After leaving behind the phosphorescent crumbs of his era-defining trio recordings, Norwegian pianist Tord Gustavsen returns to ECM’s forest path alongside drummer Jarle Vespestad and holding a fresher lantern lit by German-Afghan vocalist Simin Tander. Gustavsen expands his palette, adding electronics and synth bass to the mix, while Tander renders her voice with lyrical and improvisational force. Taking the hymns of Gustavsen’s childhood as foundation, he and Tander enlisted the help of Afghan poet B. Hamsaaya to translate them into Pashto before balancing them with Rumi in the freer English translations of Coleman Barks. The verbal archive of Rumi-inspired American writer Kenneth Rexroth was also mined for jewels to be set in the yielding silver of the present arrangements. On that latter note, Rexroth’s “I Refuse” comes across as the album’s spiritual culmination, standing firm against the tide of history even as it imbibes itself on forgotten knowledge. Tander’s rendering thereof illustrates a life cycle of its own worth: from the pupa of suggestion to the chrysalis of accountability and finally a winged emergence of liberation.

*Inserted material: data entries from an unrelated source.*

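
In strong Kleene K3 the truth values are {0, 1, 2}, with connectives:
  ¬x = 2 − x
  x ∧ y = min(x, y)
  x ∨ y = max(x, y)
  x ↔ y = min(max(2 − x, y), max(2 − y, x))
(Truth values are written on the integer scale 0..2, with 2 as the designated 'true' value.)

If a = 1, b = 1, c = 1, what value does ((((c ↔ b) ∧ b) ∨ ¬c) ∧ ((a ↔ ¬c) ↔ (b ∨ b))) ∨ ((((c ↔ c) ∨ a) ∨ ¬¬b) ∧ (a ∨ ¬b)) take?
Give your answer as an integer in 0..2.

1

c ↔ b = 1 ↔ 1 = 1
(c ↔ b) ∧ b = 1 ∧ 1 = 1
¬c = ¬1 = 1
((c ↔ b) ∧ b) ∨ ¬c = 1 ∨ 1 = 1
¬c = ¬1 = 1
a ↔ ¬c = 1 ↔ 1 = 1
b ∨ b = 1 ∨ 1 = 1
(a ↔ ¬c) ↔ (b ∨ b) = 1 ↔ 1 = 1
(((c ↔ b) ∧ b) ∨ ¬c) ∧ ((a ↔ ¬c) ↔ (b ∨ b)) = 1 ∧ 1 = 1
c ↔ c = 1 ↔ 1 = 1
(c ↔ c) ∨ a = 1 ∨ 1 = 1
¬b = ¬1 = 1
¬¬b = ¬1 = 1
((c ↔ c) ∨ a) ∨ ¬¬b = 1 ∨ 1 = 1
¬b = ¬1 = 1
a ∨ ¬b = 1 ∨ 1 = 1
(((c ↔ c) ∨ a) ∨ ¬¬b) ∧ (a ∨ ¬b) = 1 ∧ 1 = 1
((((c ↔ b) ∧ b) ∨ ¬c) ∧ ((a ↔ ¬c) ↔ (b ∨ b))) ∨ ((((c ↔ c) ∨ a) ∨ ¬¬b) ∧ (a ∨ ¬b)) = 1 ∨ 1 = 1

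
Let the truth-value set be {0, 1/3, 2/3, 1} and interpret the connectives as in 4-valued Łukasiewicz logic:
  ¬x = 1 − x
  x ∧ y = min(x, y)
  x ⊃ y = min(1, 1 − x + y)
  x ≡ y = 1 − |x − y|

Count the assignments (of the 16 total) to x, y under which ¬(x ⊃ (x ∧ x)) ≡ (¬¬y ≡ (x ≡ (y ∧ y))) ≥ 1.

x = 0, y = 0 ↦ 1  ≥
x = 0, y = 1/3 ↦ 1/3  <
x = 0, y = 2/3 ↦ 1/3  <
x = 0, y = 1 ↦ 1  ≥
x = 1/3, y = 0 ↦ 2/3  <
x = 1/3, y = 1/3 ↦ 2/3  <
x = 1/3, y = 2/3 ↦ 0  <
x = 1/3, y = 1 ↦ 2/3  <
x = 2/3, y = 0 ↦ 1/3  <
x = 2/3, y = 1/3 ↦ 1/3  <
x = 2/3, y = 2/3 ↦ 1/3  <
x = 2/3, y = 1 ↦ 1/3  <
x = 1, y = 0 ↦ 0  <
x = 1, y = 1/3 ↦ 0  <
x = 1, y = 2/3 ↦ 0  <
x = 1, y = 1 ↦ 0  <
So 2 of the 16 assignments meet the threshold.

2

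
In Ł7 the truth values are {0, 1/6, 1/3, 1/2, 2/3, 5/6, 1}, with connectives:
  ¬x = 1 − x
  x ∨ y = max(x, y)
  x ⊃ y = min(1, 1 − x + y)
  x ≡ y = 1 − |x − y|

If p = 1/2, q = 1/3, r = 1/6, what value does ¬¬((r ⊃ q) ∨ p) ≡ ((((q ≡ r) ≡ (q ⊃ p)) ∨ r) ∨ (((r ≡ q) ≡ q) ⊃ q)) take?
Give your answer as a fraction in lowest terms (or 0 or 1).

r ⊃ q = 1/6 ⊃ 1/3 = 1
(r ⊃ q) ∨ p = 1 ∨ 1/2 = 1
¬((r ⊃ q) ∨ p) = ¬1 = 0
¬¬((r ⊃ q) ∨ p) = ¬0 = 1
q ≡ r = 1/3 ≡ 1/6 = 5/6
q ⊃ p = 1/3 ⊃ 1/2 = 1
(q ≡ r) ≡ (q ⊃ p) = 5/6 ≡ 1 = 5/6
((q ≡ r) ≡ (q ⊃ p)) ∨ r = 5/6 ∨ 1/6 = 5/6
r ≡ q = 1/6 ≡ 1/3 = 5/6
(r ≡ q) ≡ q = 5/6 ≡ 1/3 = 1/2
((r ≡ q) ≡ q) ⊃ q = 1/2 ⊃ 1/3 = 5/6
(((q ≡ r) ≡ (q ⊃ p)) ∨ r) ∨ (((r ≡ q) ≡ q) ⊃ q) = 5/6 ∨ 5/6 = 5/6
¬¬((r ⊃ q) ∨ p) ≡ ((((q ≡ r) ≡ (q ⊃ p)) ∨ r) ∨ (((r ≡ q) ≡ q) ⊃ q)) = 1 ≡ 5/6 = 5/6

5/6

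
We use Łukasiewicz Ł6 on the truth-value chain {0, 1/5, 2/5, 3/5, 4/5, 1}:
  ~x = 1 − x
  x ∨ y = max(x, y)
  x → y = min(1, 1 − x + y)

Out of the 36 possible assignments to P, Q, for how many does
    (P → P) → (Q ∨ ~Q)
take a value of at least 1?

12

value 1: 12 assignments (counts)
value 4/5: 12 assignments
value 3/5: 12 assignments
So 12 of the 36 assignments meet the threshold.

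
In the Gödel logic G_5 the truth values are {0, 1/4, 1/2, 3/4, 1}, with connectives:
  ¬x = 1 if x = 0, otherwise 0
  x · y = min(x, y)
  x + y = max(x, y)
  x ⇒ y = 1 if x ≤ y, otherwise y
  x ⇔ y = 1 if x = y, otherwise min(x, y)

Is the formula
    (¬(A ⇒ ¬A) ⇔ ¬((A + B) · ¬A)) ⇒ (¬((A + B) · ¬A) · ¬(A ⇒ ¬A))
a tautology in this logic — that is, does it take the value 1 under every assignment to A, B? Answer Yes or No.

No

Counterexample: take A = 0, B = 1/4.
¬A = ¬0 = 1
A ⇒ ¬A = 0 ⇒ 1 = 1
¬(A ⇒ ¬A) = ¬1 = 0
A + B = 0 + 1/4 = 1/4
¬A = ¬0 = 1
(A + B) · ¬A = 1/4 · 1 = 1/4
¬((A + B) · ¬A) = ¬1/4 = 0
¬(A ⇒ ¬A) ⇔ ¬((A + B) · ¬A) = 0 ⇔ 0 = 1
A + B = 0 + 1/4 = 1/4
¬A = ¬0 = 1
(A + B) · ¬A = 1/4 · 1 = 1/4
¬((A + B) · ¬A) = ¬1/4 = 0
¬A = ¬0 = 1
A ⇒ ¬A = 0 ⇒ 1 = 1
¬(A ⇒ ¬A) = ¬1 = 0
¬((A + B) · ¬A) · ¬(A ⇒ ¬A) = 0 · 0 = 0
(¬(A ⇒ ¬A) ⇔ ¬((A + B) · ¬A)) ⇒ (¬((A + B) · ¬A) · ¬(A ⇒ ¬A)) = 1 ⇒ 0 = 0
This gives 0 ≠ 1.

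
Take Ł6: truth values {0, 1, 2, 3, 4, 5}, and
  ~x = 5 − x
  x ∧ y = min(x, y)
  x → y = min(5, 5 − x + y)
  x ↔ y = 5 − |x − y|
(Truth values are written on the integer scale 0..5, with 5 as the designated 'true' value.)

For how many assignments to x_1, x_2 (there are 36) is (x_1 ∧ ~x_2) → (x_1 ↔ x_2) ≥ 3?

value 5: 30 assignments (counts)
value 4: 2 assignments (counts)
value 3: 1 assignment (counts)
value 2: 2 assignments
value 0: 1 assignment
So 33 of the 36 assignments meet the threshold.

33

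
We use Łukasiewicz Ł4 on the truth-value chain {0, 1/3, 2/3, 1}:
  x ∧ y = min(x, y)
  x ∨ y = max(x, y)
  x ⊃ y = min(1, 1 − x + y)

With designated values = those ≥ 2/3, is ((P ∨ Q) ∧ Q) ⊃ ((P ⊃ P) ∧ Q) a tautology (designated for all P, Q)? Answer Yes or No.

Yes

P = 0, Q = 0 ↦ 1
P = 0, Q = 1/3 ↦ 1
P = 0, Q = 2/3 ↦ 1
P = 0, Q = 1 ↦ 1
P = 1/3, Q = 0 ↦ 1
P = 1/3, Q = 1/3 ↦ 1
P = 1/3, Q = 2/3 ↦ 1
P = 1/3, Q = 1 ↦ 1
P = 2/3, Q = 0 ↦ 1
P = 2/3, Q = 1/3 ↦ 1
P = 2/3, Q = 2/3 ↦ 1
P = 2/3, Q = 1 ↦ 1
P = 1, Q = 0 ↦ 1
P = 1, Q = 1/3 ↦ 1
P = 1, Q = 2/3 ↦ 1
P = 1, Q = 1 ↦ 1
Every assignment gives a value ≥ 2/3.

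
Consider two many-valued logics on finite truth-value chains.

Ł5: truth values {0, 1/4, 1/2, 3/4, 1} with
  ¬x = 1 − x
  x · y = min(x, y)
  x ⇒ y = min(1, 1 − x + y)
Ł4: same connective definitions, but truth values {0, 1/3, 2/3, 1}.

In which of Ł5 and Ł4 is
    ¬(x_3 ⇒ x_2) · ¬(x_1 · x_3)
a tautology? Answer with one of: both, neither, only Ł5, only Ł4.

neither

In Ł5: at x_1 = 0, x_2 = 0, x_3 = 0 the value is 0 — not a tautology.
In Ł4: at x_1 = 0, x_2 = 0, x_3 = 0 the value is 0 — not a tautology.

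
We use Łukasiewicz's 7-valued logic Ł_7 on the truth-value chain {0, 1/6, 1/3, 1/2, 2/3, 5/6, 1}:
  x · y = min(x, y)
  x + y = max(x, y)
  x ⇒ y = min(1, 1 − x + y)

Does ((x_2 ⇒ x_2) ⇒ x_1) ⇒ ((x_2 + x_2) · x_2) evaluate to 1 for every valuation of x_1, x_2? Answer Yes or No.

Counterexample: take x_1 = 1/6, x_2 = 0.
x_2 ⇒ x_2 = 0 ⇒ 0 = 1
(x_2 ⇒ x_2) ⇒ x_1 = 1 ⇒ 1/6 = 1/6
x_2 + x_2 = 0 + 0 = 0
(x_2 + x_2) · x_2 = 0 · 0 = 0
((x_2 ⇒ x_2) ⇒ x_1) ⇒ ((x_2 + x_2) · x_2) = 1/6 ⇒ 0 = 5/6
This gives 5/6 ≠ 1.

No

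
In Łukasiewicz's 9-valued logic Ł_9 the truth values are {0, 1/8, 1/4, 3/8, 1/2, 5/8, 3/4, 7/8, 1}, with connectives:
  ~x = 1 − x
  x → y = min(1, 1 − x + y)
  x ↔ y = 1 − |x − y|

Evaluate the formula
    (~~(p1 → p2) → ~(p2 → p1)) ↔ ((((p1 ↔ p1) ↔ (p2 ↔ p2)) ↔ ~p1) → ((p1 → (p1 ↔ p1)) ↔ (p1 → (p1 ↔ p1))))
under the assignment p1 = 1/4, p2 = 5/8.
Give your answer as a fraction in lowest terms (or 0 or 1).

3/8

p1 → p2 = 1/4 → 5/8 = 1
~(p1 → p2) = ~1 = 0
~~(p1 → p2) = ~0 = 1
p2 → p1 = 5/8 → 1/4 = 5/8
~(p2 → p1) = ~5/8 = 3/8
~~(p1 → p2) → ~(p2 → p1) = 1 → 3/8 = 3/8
p1 ↔ p1 = 1/4 ↔ 1/4 = 1
p2 ↔ p2 = 5/8 ↔ 5/8 = 1
(p1 ↔ p1) ↔ (p2 ↔ p2) = 1 ↔ 1 = 1
~p1 = ~1/4 = 3/4
((p1 ↔ p1) ↔ (p2 ↔ p2)) ↔ ~p1 = 1 ↔ 3/4 = 3/4
p1 ↔ p1 = 1/4 ↔ 1/4 = 1
p1 → (p1 ↔ p1) = 1/4 → 1 = 1
p1 ↔ p1 = 1/4 ↔ 1/4 = 1
p1 → (p1 ↔ p1) = 1/4 → 1 = 1
(p1 → (p1 ↔ p1)) ↔ (p1 → (p1 ↔ p1)) = 1 ↔ 1 = 1
(((p1 ↔ p1) ↔ (p2 ↔ p2)) ↔ ~p1) → ((p1 → (p1 ↔ p1)) ↔ (p1 → (p1 ↔ p1))) = 3/4 → 1 = 1
(~~(p1 → p2) → ~(p2 → p1)) ↔ ((((p1 ↔ p1) ↔ (p2 ↔ p2)) ↔ ~p1) → ((p1 → (p1 ↔ p1)) ↔ (p1 → (p1 ↔ p1)))) = 3/8 ↔ 1 = 3/8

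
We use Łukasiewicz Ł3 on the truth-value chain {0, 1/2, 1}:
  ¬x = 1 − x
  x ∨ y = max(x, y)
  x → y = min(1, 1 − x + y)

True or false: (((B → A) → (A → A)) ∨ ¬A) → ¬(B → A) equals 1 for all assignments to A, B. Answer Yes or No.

No

Counterexample: take A = 0, B = 0.
B → A = 0 → 0 = 1
A → A = 0 → 0 = 1
(B → A) → (A → A) = 1 → 1 = 1
¬A = ¬0 = 1
((B → A) → (A → A)) ∨ ¬A = 1 ∨ 1 = 1
B → A = 0 → 0 = 1
¬(B → A) = ¬1 = 0
(((B → A) → (A → A)) ∨ ¬A) → ¬(B → A) = 1 → 0 = 0
This gives 0 ≠ 1.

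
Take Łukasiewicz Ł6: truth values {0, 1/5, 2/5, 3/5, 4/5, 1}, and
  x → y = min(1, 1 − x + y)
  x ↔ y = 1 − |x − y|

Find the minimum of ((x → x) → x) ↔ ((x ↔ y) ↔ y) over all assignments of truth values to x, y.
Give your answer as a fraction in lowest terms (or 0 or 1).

Take x = 0, y = 2/5:
x → x = 0 → 0 = 1
(x → x) → x = 1 → 0 = 0
x ↔ y = 0 ↔ 2/5 = 3/5
(x ↔ y) ↔ y = 3/5 ↔ 2/5 = 4/5
((x → x) → x) ↔ ((x ↔ y) ↔ y) = 0 ↔ 4/5 = 1/5
No assignment yields a value below 1/5, so this is the minimum.

1/5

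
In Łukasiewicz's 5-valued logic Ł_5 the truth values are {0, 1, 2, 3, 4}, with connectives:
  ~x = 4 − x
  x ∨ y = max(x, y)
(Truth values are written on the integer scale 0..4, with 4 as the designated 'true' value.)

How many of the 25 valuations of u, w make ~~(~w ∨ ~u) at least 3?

value 4: 9 assignments (counts)
value 3: 7 assignments (counts)
value 2: 5 assignments
value 1: 3 assignments
value 0: 1 assignment
So 16 of the 25 assignments meet the threshold.

16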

Like fog resolving into a discernible landscape, the verses chosen for this program strip away layers of hardship to reveal the light of hope buried within. This is especially true of the Rumi selections. In “Your Grief,” Gustavsen’s melody unwraps the Sufi poet’s observational acumen as a lover would a seam of clothing, revealing not a physical but a spiritual body in which beats a heart of ephemeral loss. “What Was Said To The Rose” is a another sonic blush of whispered thoughts and corporeal singing, while “The Source Of Now” employs gentle brushwork—both literally in Vespestad’s playing and metaphorically in the sentiments—and all of it connected by an aquatic singing style.

What was seen

That the Norwegian hymns feel as integrated as they do is testament not only to the musicians but also to a shared continuity. “I See You” is thus more than an ode to our heavenly Mother and Father, but a locket of understanding that houses Tander’s voice as an earthly relic. Her subtle adlibbing is as tangible as stained glass, and equally mosaiced. The piano intro of “A Castle In Heaven” evokes that other spiritual stalwart of ECM—G. I. Gurdjieff—by clearing away ancient paths of virtue. Starting with the vigil-like awareness of “Journey Of Life” and finishing in the shaded alcove of “Sweet Melting Afterglow,” a veritable church of sound opens its pews to any and all who would bend a knee between them.

Even the album’s instrumental turns feel syntactical. Both the tender duo of Gustavsen and Vespestad that is “The Way You Play My Heart” and the playful awakening of “Rull” realize that speech is nothing without music, and vice versa. And so, what was said is also what was sung, pushed like air through lungs, throat, and mouth to turn the very ether into writing paper and our ears into eyes reading every word as if it were our last.